Spy agencies are all engaged in the “murky” business of gathering information, trying to manipulate people and engineering decisions. Even if the Western media allegations against Beijing and Moscow were true, it would not be surprising at all. Five years ago, the US was stunned that its six decades of espionage network in China had been “smashed”.
An AFP story gives an inkling of how things are transacted in the secretive cloak and dagger operations: “For more than 70 years, Moscow has filled its embassy and consulates in the United States with intelligence operatives — as Washington does with its own diplomatic outposts in Russia — giving them the mission of stealing the most significant secrets of a longtime adversary.”
In this business, even the best of allies are not spared. In 2016, German Chancellor Angela Merkel replaced the chief of her foreign intelligence service, Gerhard Schindler, after Edward J. Snowden, a former American contractor for the US National Security Agency, disclosure that Washington had tapped her cellphone. American President Barack Obama tried to pacify Merkel but she was far from being convinced about the suggested oversight.

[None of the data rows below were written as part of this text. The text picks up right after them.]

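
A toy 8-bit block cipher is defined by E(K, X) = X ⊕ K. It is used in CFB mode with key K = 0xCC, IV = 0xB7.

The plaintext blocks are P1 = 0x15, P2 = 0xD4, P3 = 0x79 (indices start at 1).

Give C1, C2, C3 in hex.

C1 = 0x6E, C2 = 0x76, C3 = 0xC3

CFB encryption: C_i = P_i ⊕ E(K, C_{i−1}), with C_{0} = IV.
C1: E(K, 0xB7) = 0x7B; 0x15 ⊕ 0x7B = 0x6E.
C2: E(K, 0x6E) = 0xA2; 0xD4 ⊕ 0xA2 = 0x76.
C3: E(K, 0x76) = 0xBA; 0x79 ⊕ 0xBA = 0xC3.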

Winner of many international journalism awards, Julian Assange’s WikiLeaks dropped a big bomb with documents showing the American Central Intelligence Agency’s possession of cyber weapons that could intrude into Apple and Android smartphones, Windows computers, automotive computer systems, online calling service, Skype, Wi-Fi networks and a series of other manifestations of the new information and communication technology.
Secrecy & loyalty
In the 1950s and the 1960s, British aggressive campaign against communism, known as “containment”, deployed “Z” agents that included journalists, publishers and businessmen recruited by MI 6. Callously corrupt pilfered state secrets to sell them to foreign forces for money and other dubious incentives.
In Secrecy and Democracy: The CIA Transition, Admiral Stansfield Turner, former Director of the US Central Intelligence, says: “The most adverse exposure was a series of revelations about more than ten years of CIA interference in Chile, from 1963 to 1973, when the CIA underwrote more than half of the expenses of the Christian Democratic Party’s campaign. This support was directed at defeating the communist candidate, Salvador Allende.”

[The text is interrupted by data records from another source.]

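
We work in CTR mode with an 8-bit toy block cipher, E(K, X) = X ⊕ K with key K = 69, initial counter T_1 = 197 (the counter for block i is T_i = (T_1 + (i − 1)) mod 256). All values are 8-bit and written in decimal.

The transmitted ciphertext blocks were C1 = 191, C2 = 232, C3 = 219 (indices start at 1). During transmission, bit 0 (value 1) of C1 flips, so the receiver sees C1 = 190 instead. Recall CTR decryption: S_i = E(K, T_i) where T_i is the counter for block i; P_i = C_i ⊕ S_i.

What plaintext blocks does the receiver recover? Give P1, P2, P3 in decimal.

Only C1 changed, to 190. In CTR, a change in C_i flips the same bit in P_i only; the keystream is unaffected. Decrypting the received ciphertext:
P1: T = 197, S = E(K, T) = 128; 190 ⊕ 128 = 62.
P2: T = 198, S = E(K, T) = 131; 232 ⊕ 131 = 107.
P3: T = 199, S = E(K, T) = 130; 219 ⊕ 130 = 89.
Blocks that differ from the original plaintext: P1.

P1 = 62, P2 = 107, P3 = 89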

Informers, agents, and deep agents are recruited to prey on politicians, policymakers, scientists, research institutions and professionals, among others. Turner, who looked after also the CIA during the Carter presidency, admits: “The CIA looks for college graduates who have excelled academically and who work well with people.”
Spying takes place everywhere by any number of agencies. Now no longer in circulation, The Independent weekly reported on “Thimpu Spy Ring!” Inmates of a refugee camp in Nepal’s Jhapa district nabbed Bishnu Rai, an agent of the Bhutanese army, who confessed having been deputed to spy on Bhutanese dissidents and refugees in Nepal. There were nine spies in his group. Sleuthing skills, well-placed contacts and connections are the prized possessions of those engaged in espionage. Often the motto of spies is to plant lies for disinformation while also ingratiating themselves to well-placed people for the vital information their recruiters hunger for.

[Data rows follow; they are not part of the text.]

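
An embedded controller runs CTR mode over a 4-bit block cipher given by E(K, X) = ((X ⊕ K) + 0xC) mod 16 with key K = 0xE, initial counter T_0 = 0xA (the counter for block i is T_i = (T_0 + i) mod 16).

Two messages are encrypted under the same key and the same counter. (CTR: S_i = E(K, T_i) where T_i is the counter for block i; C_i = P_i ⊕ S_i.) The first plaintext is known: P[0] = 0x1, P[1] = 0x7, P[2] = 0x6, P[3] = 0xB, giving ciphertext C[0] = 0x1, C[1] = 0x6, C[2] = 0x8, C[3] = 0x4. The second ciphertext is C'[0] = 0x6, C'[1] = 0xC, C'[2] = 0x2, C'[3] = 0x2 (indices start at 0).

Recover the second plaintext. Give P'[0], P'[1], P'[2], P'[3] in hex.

P'[0] = 0x6, P'[1] = 0xD, P'[2] = 0xC, P'[3] = 0xD

In CTR with a reused counter, both messages share the same keystream S_i, so C_i ⊕ C'_i = P_i ⊕ P'_i and thus P'_i = P_i ⊕ C_i ⊕ C'_i.
P'[0]: 0x1 ⊕ 0x1 ⊕ 0x6 = 0x6.
P'[1]: 0x7 ⊕ 0x6 ⊕ 0xC = 0xD.
P'[2]: 0x6 ⊕ 0x8 ⊕ 0x2 = 0xC.
P'[3]: 0xB ⊕ 0x4 ⊕ 0x2 = 0xD.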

Spying makes a hero for whom an agent works for but gets the tag of a traitor from those s/he spies against. Loyalty constitutes a highly valued virtue in the world of spies. States with no anti-espionage or counterintelligence agencies are either a heaven without intrusion into state secrets or a haven for conspiratorial activity by forces within and outside.
(Professor P. Kharel specialises in political communication.)